En 'Valenciastán' ya sabíamos lo de Trump

Los culturetas más rancios suelen detestar el fútbol porque es excesivamente visceral y excesivamente popular. Las dos cualidades, bien emparentadas, cuando se descontrolan pueden provocar verdaderas sangrías emocionales. Son tan impolutos todos ellos que temen mancharse las manos pudiéndoles interesar el fútbol. En el fondo sus argumentos son ciertos: se trata de un deporte tan popular, tan populista (uy), que acaba resultando agrio, bastardo, aceitoso, encarnando lo peor de nosotros mismos. A veces, si se tercia, excepcionalmente, también algunas de las cosas mejores.

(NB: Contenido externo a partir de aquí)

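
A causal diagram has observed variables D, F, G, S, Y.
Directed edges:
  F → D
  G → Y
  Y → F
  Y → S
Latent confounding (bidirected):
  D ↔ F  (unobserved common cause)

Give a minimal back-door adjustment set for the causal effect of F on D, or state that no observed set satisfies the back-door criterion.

desc(F)\{F}={D}; candidates ⊆ {G,S,Y}.
F↔D: latent back-door arc(s) into F.
size 0: {}; under {} F still reaches {D,G,S,Y} ∋ D.
size 1: {G}, {S}, {Y}; under {G} F still reaches {D,S,Y} ∋ D.
size 2: {G,S}, {G,Y}, {S,Y}; under {G,S} F still reaches {D,Y} ∋ D.
F↔D cannot be blocked by any observed set — no back-door set.

F→D: no observed back-door set.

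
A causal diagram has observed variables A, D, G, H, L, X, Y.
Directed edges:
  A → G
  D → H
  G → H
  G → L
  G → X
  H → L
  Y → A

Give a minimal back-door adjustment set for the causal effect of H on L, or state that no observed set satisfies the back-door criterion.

H→L: minimal back-door set {G}.

desc(H)\{H}={L}; candidates ⊆ {A,D,G,X,Y}.
size 0: {}; under {} H still reaches {A,D,G,L,X,Y} ∋ L.
{G}: H⊥L given {G} in G with H→· removed — back-door holds.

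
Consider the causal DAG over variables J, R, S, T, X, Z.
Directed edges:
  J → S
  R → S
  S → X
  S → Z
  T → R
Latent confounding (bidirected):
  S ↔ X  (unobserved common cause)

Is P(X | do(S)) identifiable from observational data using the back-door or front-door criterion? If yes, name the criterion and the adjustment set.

desc(S)\{S}={X,Z}; candidates ⊆ {J,R,T}.
S↔X: latent back-door arc(s) into S.
size 0: {}; under {} S still reaches {J,R,T,X} ∋ X.
size 1: {J}, {R}, {T}; under {J} S still reaches {R,T,X} ∋ X.
size 2: {J,R}, {J,T}, {R,T}; under {J,R} S still reaches {X} ∋ X.
S↔X cannot be blocked by any observed set — no back-door set.
No mediator lies on a directed S→…→X path.
Neither criterion identifies P(X|do(S)) in this graph.

P(X|do(S)): not identifiable (no BD/FD set).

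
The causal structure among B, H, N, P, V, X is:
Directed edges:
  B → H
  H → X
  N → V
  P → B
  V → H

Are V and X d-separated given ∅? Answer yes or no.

No — V and X are d-connected given ∅.

Bayes-Ball from V | ∅ reaches {H,N,X}.
X ∈ reach(V|∅) ⇒ V ⊥̸ X | ∅.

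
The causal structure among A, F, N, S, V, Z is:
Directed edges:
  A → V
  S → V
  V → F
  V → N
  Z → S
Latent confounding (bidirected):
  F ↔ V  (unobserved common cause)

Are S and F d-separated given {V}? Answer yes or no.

No — S and F are d-connected given {V}.

Bayes-Ball from S | {V} reaches {A,F,Z}.
F ∈ reach(S|{V}) ⇒ S ⊥̸ F | {V}.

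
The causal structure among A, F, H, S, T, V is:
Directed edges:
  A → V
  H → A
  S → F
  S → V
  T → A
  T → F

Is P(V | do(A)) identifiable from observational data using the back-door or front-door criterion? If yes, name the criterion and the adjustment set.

desc(A)\{A}={V}; candidates ⊆ {F,H,S,T}.
∅: A⊥V given ∅ in G with A→· removed — back-door holds.
P(V|do(A)) = P(V|A) — no adjustment needed.

P(V|do(A)): backdoor, adjust for ∅.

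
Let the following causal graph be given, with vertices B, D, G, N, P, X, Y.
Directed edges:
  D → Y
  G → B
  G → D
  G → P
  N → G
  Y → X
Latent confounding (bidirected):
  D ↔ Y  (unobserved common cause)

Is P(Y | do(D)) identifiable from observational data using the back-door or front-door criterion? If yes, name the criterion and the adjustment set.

P(Y|do(D)): not identifiable (no BD/FD set).

desc(D)\{D}={X,Y}; candidates ⊆ {B,G,N,P}.
D↔Y: latent back-door arc(s) into D.
size 0: {}; under {} D still reaches {B,G,N,P,X,Y} ∋ Y.
size 1: {B}, {G}, {N} …(+1); under {B} D still reaches {G,N,P,X,Y} ∋ Y.
size 2: {B,G}, {B,N}, {B,P} …(+3); under {B,G} D still reaches {X,Y} ∋ Y.
D↔Y cannot be blocked by any observed set — no back-door set.
No mediator lies on a directed D→…→Y path.
Neither criterion identifies P(Y|do(D)) in this graph.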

Tiene una cosa muy buena el fútbol, pero que muy buena. El fútbol suele ser un espejo certero sobre cómo son, cómo somos, las sociedades del momento. Quien prefiere mantenerse al margen, encapsulado, girando en la rueda de su propia caja de resonancia, hace muy bien no tocando al fútbol ni con un palo. Porque tiene efectos letales: un deporte a través del cual se adivina el contexto. No tiene tanto que ver con sus peculiaridades técnicas sino con su trascendencia masiva.

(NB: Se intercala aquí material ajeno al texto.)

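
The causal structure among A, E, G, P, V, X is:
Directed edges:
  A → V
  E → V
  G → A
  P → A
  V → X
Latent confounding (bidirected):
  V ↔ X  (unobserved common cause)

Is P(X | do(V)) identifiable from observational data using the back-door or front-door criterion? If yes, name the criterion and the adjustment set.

desc(V)\{V}={X}; candidates ⊆ {A,E,G,P}.
V↔X: latent back-door arc(s) into V.
size 0: {}; under {} V still reaches {A,E,G,P,X} ∋ X.
size 1: {A}, {E}, {G} …(+1); under {A} V still reaches {E,X} ∋ X.
size 2: {A,E}, {A,G}, {A,P} …(+3); under {A,E} V still reaches {X} ∋ X.
V↔X cannot be blocked by any observed set — no back-door set.
No mediator lies on a directed V→…→X path.
Neither criterion identifies P(X|do(V)) in this graph.

P(X|do(V)): not identifiable (no BD/FD set).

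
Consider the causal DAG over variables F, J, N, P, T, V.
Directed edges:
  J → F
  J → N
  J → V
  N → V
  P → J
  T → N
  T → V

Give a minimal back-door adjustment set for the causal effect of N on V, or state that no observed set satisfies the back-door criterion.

desc(N)\{N}={V}; candidates ⊆ {F,J,P,T}.
size 0: {}; under {} N still reaches {F,J,P,T,V} ∋ V.
size 1: {F}, {J}, {P} …(+1); under {F} N still reaches {J,P,T,V} ∋ V.
{J,T}: N⊥V given {J,T} in G with N→· removed — back-door holds.

N→V: minimal back-door set {J, T}.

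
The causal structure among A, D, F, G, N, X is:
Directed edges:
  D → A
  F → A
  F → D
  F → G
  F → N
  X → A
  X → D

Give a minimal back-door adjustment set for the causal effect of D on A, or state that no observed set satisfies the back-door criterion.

D→A: minimal back-door set {F, X}.

desc(D)\{D}={A}; candidates ⊆ {F,G,N,X}.
size 0: {}; under {} D still reaches {A,F,G,N,X} ∋ A.
size 1: {F}, {G}, {N} …(+1); under {F} D still reaches {A,X} ∋ A.
{F,X}: D⊥A given {F,X} in G with D→· removed — back-door holds.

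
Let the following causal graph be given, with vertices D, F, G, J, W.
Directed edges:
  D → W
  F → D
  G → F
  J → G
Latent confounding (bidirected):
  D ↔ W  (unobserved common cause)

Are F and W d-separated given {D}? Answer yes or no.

Bayes-Ball from F | {D} reaches {G,J,W}.
W ∈ reach(F|{D}) ⇒ F ⊥̸ W | {D}.

No — F and W are d-connected given {D}.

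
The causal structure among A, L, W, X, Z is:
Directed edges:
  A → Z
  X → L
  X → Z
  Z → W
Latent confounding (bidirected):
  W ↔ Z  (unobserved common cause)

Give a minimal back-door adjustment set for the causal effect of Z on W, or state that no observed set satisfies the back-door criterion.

Z→W: no observed back-door set.

desc(Z)\{Z}={W}; candidates ⊆ {A,L,X}.
Z↔W: latent back-door arc(s) into Z.
size 0: {}; under {} Z still reaches {A,L,W,X} ∋ W.
size 1: {A}, {L}, {X}; under {A} Z still reaches {L,W,X} ∋ W.
size 2: {A,L}, {A,X}, {L,X}; under {A,L} Z still reaches {W,X} ∋ W.
Z↔W cannot be blocked by any observed set — no back-door set.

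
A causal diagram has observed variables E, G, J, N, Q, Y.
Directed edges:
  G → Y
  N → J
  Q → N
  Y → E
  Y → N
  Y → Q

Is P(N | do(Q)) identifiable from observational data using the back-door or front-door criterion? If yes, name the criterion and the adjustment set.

desc(Q)\{Q}={J,N}; candidates ⊆ {E,G,Y}.
size 0: {}; under {} Q still reaches {E,G,J,N,Y} ∋ N.
{Y}: Q⊥N given {Y} in G with Q→· removed — back-door holds.
P(N|do(Q)) = Σ_{Y} P(N|Q,Y)·P(Y).

P(N|do(Q)): backdoor, adjust for {Y}.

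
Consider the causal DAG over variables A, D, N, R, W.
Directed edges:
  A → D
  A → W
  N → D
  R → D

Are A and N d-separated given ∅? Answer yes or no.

Bayes-Ball from A | ∅ reaches {D,W}.
N ∉ reach(A|∅) ⇒ A ⊥ N | ∅.

Yes — A ⊥ N | ∅.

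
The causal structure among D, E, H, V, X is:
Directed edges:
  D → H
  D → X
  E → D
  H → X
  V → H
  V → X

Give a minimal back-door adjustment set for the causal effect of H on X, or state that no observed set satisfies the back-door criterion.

H→X: minimal back-door set {D, V}.

desc(H)\{H}={X}; candidates ⊆ {D,E,V}.
size 0: {}; under {} H still reaches {D,E,V,X} ∋ X.
size 1: {D}, {E}, {V}; under {D} H still reaches {V,X} ∋ X.
{D,V}: H⊥X given {D,V} in G with H→· removed — back-door holds.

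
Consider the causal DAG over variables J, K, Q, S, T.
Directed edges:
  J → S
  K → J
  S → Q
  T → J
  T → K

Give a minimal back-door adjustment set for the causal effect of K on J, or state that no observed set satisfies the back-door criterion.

desc(K)\{K}={J,Q,S}; candidates ⊆ {T}.
size 0: {}; under {} K still reaches {J,Q,S,T} ∋ J.
{T}: K⊥J given {T} in G with K→· removed — back-door holds.

K→J: minimal back-door set {T}.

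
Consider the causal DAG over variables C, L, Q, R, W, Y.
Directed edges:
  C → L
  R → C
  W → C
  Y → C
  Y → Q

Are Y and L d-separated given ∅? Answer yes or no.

No — Y and L are d-connected given ∅.

Bayes-Ball from Y | ∅ reaches {C,L,Q}.
L ∈ reach(Y|∅) ⇒ Y ⊥̸ L | ∅.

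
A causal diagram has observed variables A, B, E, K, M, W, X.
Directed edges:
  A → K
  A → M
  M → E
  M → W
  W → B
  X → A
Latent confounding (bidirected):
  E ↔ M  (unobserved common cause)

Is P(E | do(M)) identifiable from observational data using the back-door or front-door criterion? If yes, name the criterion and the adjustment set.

P(E|do(M)): not identifiable (no BD/FD set).

desc(M)\{M}={B,E,W}; candidates ⊆ {A,K,X}.
M↔E: latent back-door arc(s) into M.
size 0: {}; under {} M still reaches {A,E,K,X} ∋ E.
size 1: {A}, {K}, {X}; under {A} M still reaches {E} ∋ E.
size 2: {A,K}, {A,X}, {K,X}; under {A,K} M still reaches {E} ∋ E.
M↔E cannot be blocked by any observed set — no back-door set.
No mediator lies on a directed M→…→E path.
Neither criterion identifies P(E|do(M)) in this graph.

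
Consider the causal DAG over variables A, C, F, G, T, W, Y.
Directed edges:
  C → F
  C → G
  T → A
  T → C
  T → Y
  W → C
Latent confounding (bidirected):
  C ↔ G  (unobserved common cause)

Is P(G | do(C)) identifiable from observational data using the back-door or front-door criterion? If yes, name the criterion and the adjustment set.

desc(C)\{C}={F,G}; candidates ⊆ {A,T,W,Y}.
C↔G: latent back-door arc(s) into C.
size 0: {}; under {} C still reaches {A,G,T,W,Y} ∋ G.
size 1: {A}, {T}, {W} …(+1); under {A} C still reaches {G,T,W,Y} ∋ G.
size 2: {A,T}, {A,W}, {A,Y} …(+3); under {A,T} C still reaches {G,W} ∋ G.
C↔G cannot be blocked by any observed set — no back-door set.
No mediator lies on a directed C→…→G path.
Neither criterion identifies P(G|do(C)) in this graph.

P(G|do(C)): not identifiable (no BD/FD set).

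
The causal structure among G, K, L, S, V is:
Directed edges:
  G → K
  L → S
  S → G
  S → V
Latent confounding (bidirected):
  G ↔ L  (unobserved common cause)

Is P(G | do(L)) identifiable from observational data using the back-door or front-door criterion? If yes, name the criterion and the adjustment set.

desc(L)\{L}={G,K,S,V}; candidates ⊆ {—}.
L↔G: latent back-door arc(s) into L.
size 0: {}; under {} L still reaches {G,K} ∋ G.
L↔G cannot be blocked by any observed set — no back-door set.
{S}: (i) intercepts every directed L→G path; (ii) no back-door L→{S}; (iii) {L} blocks every back-door {S}→G. Front-door holds.
P(G|do(L)) = Σ_{S} P(S|L) Σ_{L'} P(G|S,L')P(L').

P(G|do(L)): frontdoor, adjust for {S}.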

Por eso los habitantes de nuestra república independiente, la de Valenciastán, llevamos bastantes lecciones adelantadas. Sabemos antes que nadie que azuzar a la población bajo argumentos tan sencillos como construir un muro con el pasado e inaugurar una época que rememore la mejor gloria pasada, resulta eficaz cuando quien lo hace nada tuvo que ver con el poder anterior. Por eso sabemos lo bien que funciona cuando se sataniza a las élites instituidas para cargarles las culpas, más todavía si es con razón.

Sabemos bien que los medios sociales, las redes, encienden ágilmente el fuego y que si se logra conquistar el debate imponiendo los ejes de la argumentación, mucho está ganado; la letra pequeña importará entonces muy poco. Sabemos que el relato grueso pegado a las emociones, propagado a los cuatro vientos, ya rueda mejor que los ejercicios de fontanería íntimos y los balances contables calculados a espaldas de la grada, puro establishment, un mundo antiguo.

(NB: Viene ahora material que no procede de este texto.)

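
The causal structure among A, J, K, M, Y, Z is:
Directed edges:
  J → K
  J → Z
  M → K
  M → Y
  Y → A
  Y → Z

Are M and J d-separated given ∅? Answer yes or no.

Yes — M ⊥ J | ∅.

Bayes-Ball from M | ∅ reaches {A,K,Y,Z}.
J ∉ reach(M|∅) ⇒ M ⊥ J | ∅.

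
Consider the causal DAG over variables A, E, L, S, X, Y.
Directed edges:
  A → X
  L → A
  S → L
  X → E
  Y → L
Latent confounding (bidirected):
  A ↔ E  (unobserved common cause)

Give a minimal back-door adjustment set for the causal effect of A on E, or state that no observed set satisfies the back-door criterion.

desc(A)\{A}={E,X}; candidates ⊆ {L,S,Y}.
A↔E: latent back-door arc(s) into A.
size 0: {}; under {} A still reaches {E,L,S,Y} ∋ E.
size 1: {L}, {S}, {Y}; under {L} A still reaches {E} ∋ E.
size 2: {L,S}, {L,Y}, {S,Y}; under {L,S} A still reaches {E} ∋ E.
A↔E cannot be blocked by any observed set — no back-door set.

A→E: no observed back-door set.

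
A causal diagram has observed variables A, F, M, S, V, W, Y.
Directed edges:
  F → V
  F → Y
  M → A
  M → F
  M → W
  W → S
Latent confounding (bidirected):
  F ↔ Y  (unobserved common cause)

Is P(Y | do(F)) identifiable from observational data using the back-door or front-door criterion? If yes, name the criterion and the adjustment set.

P(Y|do(F)): not identifiable (no BD/FD set).

desc(F)\{F}={V,Y}; candidates ⊆ {A,M,S,W}.
F↔Y: latent back-door arc(s) into F.
size 0: {}; under {} F still reaches {A,M,S,W,Y} ∋ Y.
size 1: {A}, {M}, {S} …(+1); under {A} F still reaches {M,S,W,Y} ∋ Y.
size 2: {A,M}, {A,S}, {A,W} …(+3); under {A,M} F still reaches {Y} ∋ Y.
F↔Y cannot be blocked by any observed set — no back-door set.
No mediator lies on a directed F→…→Y path.
Neither criterion identifies P(Y|do(F)) in this graph.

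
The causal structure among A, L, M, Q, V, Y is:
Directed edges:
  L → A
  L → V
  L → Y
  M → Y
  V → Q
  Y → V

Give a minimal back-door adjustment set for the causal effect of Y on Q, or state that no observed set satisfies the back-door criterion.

desc(Y)\{Y}={Q,V}; candidates ⊆ {A,L,M}.
size 0: {}; under {} Y still reaches {A,L,M,Q,V} ∋ Q.
{L}: Y⊥Q given {L} in G with Y→· removed — back-door holds.

Y→Q: minimal back-door set {L}.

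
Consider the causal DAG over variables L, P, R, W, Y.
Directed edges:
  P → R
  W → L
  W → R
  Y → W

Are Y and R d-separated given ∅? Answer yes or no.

Bayes-Ball from Y | ∅ reaches {L,R,W}.
R ∈ reach(Y|∅) ⇒ Y ⊥̸ R | ∅.

No — Y and R are d-connected given ∅.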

Sabemos bien por todo eso que las promesas maximizadoras, los cantos de sirena, necesitan de combustible continuado porque si la intensidad baja y el tono se vuelve tecnócrata, la fidelidad popular termina en desengaño. Sabemos que cuando la tensión respecto al enemigo disminuye, empieza a rendirse cuentas sobre lo prometido. Y por eso sabemos que cuando lo anunciado apenas corresponde en nada a la realidad, lo popular se torna en justo lo contrario. Ahora sí lo sabemos.